Wieso bist du schon geimpft? – Packt uns jetzt alle der Impfneid?

Wieso du und ich noch nicht? Die kürzlich beschlossenen Änderungen was den Status von Geimpften angeht löst eine spürbare Veränderung der zwischenmenschlichen Stimmung aus. Dabei ist Neid absolut unnötig.

Wieso bist du schon geimpft? – Packt uns jetzt alle der Impfneid?

Nach der Kabinettssitzung am Dienstag, den 27. April, hat Ministerpräsident Söder für Bayern nicht nur Lockerungen, sondern auch Erleichterungen für Geimpfte verkündet. Vollständig Geimpfte sind seit heute, Mittwoch, den 28. April, mit negativ getesteten Personen gleichgestellt. Das und die näher rückende Aufhebung der Impfpriorisierung führt derzeit zu einer eigenartigen Stimmung unter KollegInnen, FreundInnen und im Bekanntenkreis. Gemeint ist der subtile und dennoch deutlich spürbare Impfneid.

Geimpft heißt mehr Freiheit

„Wer zweimal geimpft ist, sollte auch mehr Freiheiten zurückbekommen“, heißt es im Bericht aus der Kabinettssitzung am Dienstag. Bedeutet, wer vollständig gegen Corona geimpft ist, kann ohne tagesaktuellem Testergebnis zum Friseur oder etwa in den Zoo gehen. Währenddessen gilt für alle anderen: Testtermin vereinbaren, testen lassen und dann zum Friseur. Weiter heißt es in der Pressemitteilung der Bayerischen Staatsregierung: „Das anfangs notwendige Korsett der verschiedenen Impfregelungen des Bundes, insbesondere die Impfpriorisierung, ist nicht mehr angebracht. Es muss gelockert werden, damit Impfungen in ganzen Betrieben und Behörden, in Familien und Abschlussklassen erfolgen können. Wer freier impft, impft effizienter.“

Heißt, wir sind bald nicht mehr alle nach der Reihe dran, sondern jeder ist seines eigenen Glückes Schmied. Wer sich kümmert, hat womöglich bessere Chancen auf einen schnellen Impftermin. Und das hat Folgen.

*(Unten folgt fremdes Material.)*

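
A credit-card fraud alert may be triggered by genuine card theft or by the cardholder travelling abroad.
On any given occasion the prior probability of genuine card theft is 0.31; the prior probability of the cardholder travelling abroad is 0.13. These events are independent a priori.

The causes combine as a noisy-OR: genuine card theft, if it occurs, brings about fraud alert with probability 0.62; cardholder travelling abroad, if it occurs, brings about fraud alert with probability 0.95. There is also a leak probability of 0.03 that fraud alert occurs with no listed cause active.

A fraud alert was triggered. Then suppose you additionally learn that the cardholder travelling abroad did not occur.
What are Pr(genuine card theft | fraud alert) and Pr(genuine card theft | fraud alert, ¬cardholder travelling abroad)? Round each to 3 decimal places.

Pr(genuine card theft | fraud alert) ≈ 0.670; Pr(genuine card theft | fraud alert, ¬cardholder travelling abroad) ≈ 0.904

Under noisy-OR, P(fraud alert | causes) = 1 − (1−0.03)·∏(1−qᵢ) over the active causes.
Enumerate the 4 (genuine card theft, cardholder travelling abroad) configurations and weight by the priors:
  P(fraud alert) = 0.03*0.69*0.87 + 0.9515*0.69*0.13 + 0.6314*0.31*0.87 + 0.98157*0.31*0.13
        = 0.018009 + 0.085350 + 0.170289 + 0.039557 = 0.313205
The terms with genuine card theft present sum to 0.209846, so
  P(genuine card theft | fraud alert) = 0.209846 / 0.313205 ≈ 0.670

Now also conditioning on cardholder travelling abroad≠true:
P(fraud alert | ¬cardholder travelling abroad) = 0.03×0.69 + 0.6314×0.31 = 0.020700 + 0.195734 = 0.216434
Of this, 0.195734 comes from 0.6314×0.31 (the genuine card theft=true cases).
Hence the posterior is 0.195734/0.216434 ≈ 0.904.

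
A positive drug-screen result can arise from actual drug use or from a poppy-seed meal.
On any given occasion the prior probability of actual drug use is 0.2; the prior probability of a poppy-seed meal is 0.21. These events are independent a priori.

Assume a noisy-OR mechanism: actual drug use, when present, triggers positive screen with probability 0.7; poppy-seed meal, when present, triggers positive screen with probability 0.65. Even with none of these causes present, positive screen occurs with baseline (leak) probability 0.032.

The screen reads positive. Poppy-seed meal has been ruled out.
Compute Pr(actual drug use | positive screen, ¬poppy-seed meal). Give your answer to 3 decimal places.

Pr(actual drug use | positive screen, ¬poppy-seed meal) ≈ 0.847

Under noisy-OR, P(positive screen | causes) = 1 − (1−0.032)·∏(1−qᵢ) over the active causes.
Numerator (weight on configurations with actual drug use): 0.7096·0.2 = 0.141920
The normalizing constant is 0.032·0.8 + 0.7096·0.2 = 0.167520
Posterior = 0.141920 / 0.167520 ≈ 0.847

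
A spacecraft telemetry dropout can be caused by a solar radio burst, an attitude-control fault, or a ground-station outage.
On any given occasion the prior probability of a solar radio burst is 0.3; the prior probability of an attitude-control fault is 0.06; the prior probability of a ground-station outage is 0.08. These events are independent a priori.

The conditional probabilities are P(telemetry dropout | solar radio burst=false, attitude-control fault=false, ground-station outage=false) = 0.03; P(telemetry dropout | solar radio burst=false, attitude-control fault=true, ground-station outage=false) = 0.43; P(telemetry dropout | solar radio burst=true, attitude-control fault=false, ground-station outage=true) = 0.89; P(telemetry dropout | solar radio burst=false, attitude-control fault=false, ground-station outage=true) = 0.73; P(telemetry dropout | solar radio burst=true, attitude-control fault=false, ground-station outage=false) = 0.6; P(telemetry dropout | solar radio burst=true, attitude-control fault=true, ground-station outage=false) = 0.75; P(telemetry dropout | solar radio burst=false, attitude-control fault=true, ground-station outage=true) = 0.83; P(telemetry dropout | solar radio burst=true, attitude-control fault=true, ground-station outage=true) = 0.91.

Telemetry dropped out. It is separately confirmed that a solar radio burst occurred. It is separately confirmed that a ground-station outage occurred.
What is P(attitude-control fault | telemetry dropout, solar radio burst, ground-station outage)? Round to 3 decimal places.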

Impfscham auf der einen Seite, Impfneid auf der anderen

Die plötzlichen Freiheiten und Erleichterungen, die nun für Geimpfte gelten, haben einen unverkennbaren Effekt auf unser soziales Miteinander. Während die einen mit Gewittermine fragen, wieso die Arbeitskollegin oder der gleichaltrige Freund schon einen Impftermin hat, trauen sich andere gar nicht zu erzählen, dass sie beim Impfen waren. Fragen wie „Bin ich unsolidarisch?“, „Habe ich womöglich jemand anderem den Impfstoff weggenommen, der ihn dringender braucht?“ oder „Werden die anderen mir vorwerfen, mich vorgedrängelt zu haben?“ gehen manchen Geimpften durch den Kopf. Währenddessen stellt sich auf der Seite der noch nicht Geimpften aber Impfwilligen das Gefühl ein, zu kurz zu kommen und benachteiligt zu sein. Das kann dazu führen, dass dem Geimpften seine Freiheiten nicht gegönnt werden – ein Gefühl, dass zwar grob nachvollziehbar, aber absolut fehl am Platz ist.

Jeder Geimpfte ist ein Gewinn für alle

Immerhin trägt jeder Geimpfte dazu bei, dass sich das Virus langsamer verbreitet. Laut Robert-Koch-Institut ist die Viruslast bei infizierten geimpften Personen gering und somit ist auch die Wahrscheinlichkeit andere anzustecken stark eingeschränkt. Wir profitieren also alle davon, dass sich Menschen impfen lassen. Und ganz besonders jeder einzelne von uns, wenn es Personen aus dem eigenen Umfeld sind. Sie können uns erstens nicht mehr so leicht anstecken und zweitens sorgen alle Geimpften dafür, dass Inzidenzwerte sinken und für alle mehr Freiheiten möglich sind. Neid ist auch deswegen völlig unnötig, weil die Chance selbst an einen Impftermin zu kommen, immer größer wird. Durch die Hausärzte konnten erheblich mehr Impfungen durchgeführt werden, sagte Markus Söder auf der Pressekonferenz nach der Kabinettssitzung am 27. April. Außerdem sind längerfristig Impfungen in Schulen, Betrieben und Behörden angedacht.

Also, freuen wir uns über jede Impfdosis, die verteilt wurde, denn sie schützt nicht nur den Menschen, der sie bekommen hat, sondern auch uns.